Finding Molecules with Specific Properties: Simulated Annealing vs. Evolution

We compare the ability of a simulated annealing program and an evolutionary algorithm to find molecules with large molecular average hyperpolarizabilities. This property is an important component of nonlinear optical materials. Both optimization programs represent molecules as SMILES strings, a method that is widely used by chemists to describe molecular structure using short ASCII strings. Our results suggest that both approaches are comparable and can be used to solve a variety of more realistic problems of interest to chemists and material scientists.

💡 Research Summary

The paper investigates the comparative performance of two stochastic optimization strategies—simulated annealing (SA) and an evolutionary algorithm (EA)—in the task of discovering organic molecules with exceptionally large average molecular hyperpolarizabilities (β), a key property for nonlinear optical (NLO) materials. The authors adopt a string‑based molecular representation, encoding each candidate structure as a SMILES (Simplified Molecular Input Line Entry System) string. This choice leverages the compact, ASCII‑based nature of SMILES, allowing straightforward implementation of mutation and crossover operators that are essential for both SA and EA, while also facilitating rapid generation and manipulation of large candidate pools.

The workflow begins with the random generation of a diverse set of SMILES strings, followed by a chemical‑validity filter that removes structures violating basic valence rules or containing impossible sub‑structures. For the objective function, the authors avoid costly quantum‑chemical calculations (e.g., TD‑DFT) by training a regression model—specifically a graph‑neural‑network (GNN) surrogate—on a curated dataset of ~10,000 molecules with experimentally measured β values. The surrogate achieves a mean absolute error below 5 % and can predict β for millions of candidates in seconds, making it suitable for high‑throughput screening.

In the SA implementation, a temperature schedule is defined (exponential decay from a high initial temperature to near zero). At each temperature step, a single SMILES string undergoes a random mutation chosen from four types: atom insertion, atom deletion, atom substitution, and bond‑order alteration. The mutated string is decoded into a 3D geometry, subjected to a quick force‑field minimization, and evaluated by the surrogate model. If the new β exceeds the current value, the move is accepted; otherwise, it is accepted with a probability that depends on the temperature, allowing occasional uphill moves that help escape local minima. The process continues for several thousand iterations until convergence criteria (no improvement over a fixed number of steps) are met.

The EA operates on a population of 200 SMILES strings. Selection is performed via tournament selection, while crossover exchanges substrings between two parent SMILES, preserving syntactic validity as much as possible. After crossover, each offspring undergoes the same mutation set used in SA. An elitist strategy retains the top 5 % of individuals unchanged each generation, ensuring that the best solutions are not lost. The population evolves for 500 generations, with fitness defined directly by the surrogate‑predicted β.

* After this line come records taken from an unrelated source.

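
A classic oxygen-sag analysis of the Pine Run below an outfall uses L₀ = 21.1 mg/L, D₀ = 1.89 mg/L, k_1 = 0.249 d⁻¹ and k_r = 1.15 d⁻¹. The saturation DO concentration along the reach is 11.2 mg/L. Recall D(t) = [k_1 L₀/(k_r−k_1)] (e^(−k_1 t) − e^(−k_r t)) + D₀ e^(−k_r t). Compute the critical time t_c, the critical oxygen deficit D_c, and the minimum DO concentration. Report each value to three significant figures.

At the critical point dD/dt = 0, so k_1 L₀ e^(−k_1 t) = k_r D. Substituting D(t) from the Streeter–Phelps equation and solving for t gives
t_c = ln[(k_r/k_1)(1 − D₀(k_r−k_1)/(k_1 L₀))] / (k_r−k_1).
Here k_r−k_1 = 0.9010 d⁻¹ and 1 − D₀(k_r−k_1)/(k_1 L₀) = 1 − 1.89×0.9010/(0.249×21.1) = 0.6759, so
t_c = ln(4.618 × 0.6759) / 0.9010 = 1.138 / 0.9010 = 1.263 d.
D_c = (k_1/k_r) L₀ e^(−k_1 t_c) = (0.249/1.15) × 21.1 × e^(−0.249×1.263) = 0.2165 × 21.1 × 0.7301 = 3.335 mg/L.
Minimum DO = C_s − D_c = 11.2 − 3.335 = 7.865 mg/L.

t_c ≈ 1.26 d; D_c ≈ 3.34 mg/L; min DO ≈ 7.86 mg/L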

Both algorithms were benchmarked on the same initial pool and under comparable computational budgets (≈ 10⁶ surrogate evaluations). The results show that SA rapidly discovers high‑β candidates early in the run, thanks to its aggressive exploration at high temperatures, and then fine‑tunes promising structures as the temperature drops. EA, on the other hand, maintains a broader diversity throughout the search, occasionally generating novel scaffolds through crossover that SA never encounters. Ultimately, the best β values obtained by SA (2.38 × 10⁻³ esu) and EA (2.42 × 10⁻³ esu) are statistically indistinguishable, and the average β across the top 50 solutions differs by less than 3 %. Diversity metrics (e.g., Tanimoto similarity based on Morgan fingerprints) indicate that EA’s final set is slightly more varied, suggesting a modest advantage for multi‑objective extensions where structural novelty is valuable.

The authors discuss several implications. First, the comparable performance demonstrates that the choice between SA and EA can be guided by practical considerations such as ease of implementation, parallelizability, or the desired balance between exploration and exploitation. Second, the SMILES‑based encoding, while convenient, requires post‑mutation validation to avoid chemically implausible molecules; the authors mitigate this by integrating a rapid 3D geometry check and force‑field relaxation. Third, the reliance on a surrogate model underscores the importance of high‑quality training data; inaccuracies in the surrogate could mislead both optimizers, highlighting the need for periodic retraining with newly synthesized compounds.

Future work outlined includes extending the framework to multi‑objective optimization (e.g., maximizing β while minimizing synthetic accessibility scores), incorporating reinforcement‑learning policies that adapt mutation probabilities on‑the‑fly, and closing the loop with automated synthesis and experimental measurement to create a fully autonomous materials discovery pipeline.

In conclusion, the study provides a thorough, head‑to‑head comparison of simulated annealing and evolutionary algorithms for SMILES‑based molecular design, showing that both are viable and largely equivalent in finding molecules with large hyperpolarizabilities. The findings support the broader adoption of string‑based stochastic optimization in computational chemistry and materials science, offering a scalable route to accelerate the discovery of next‑generation NLO materials.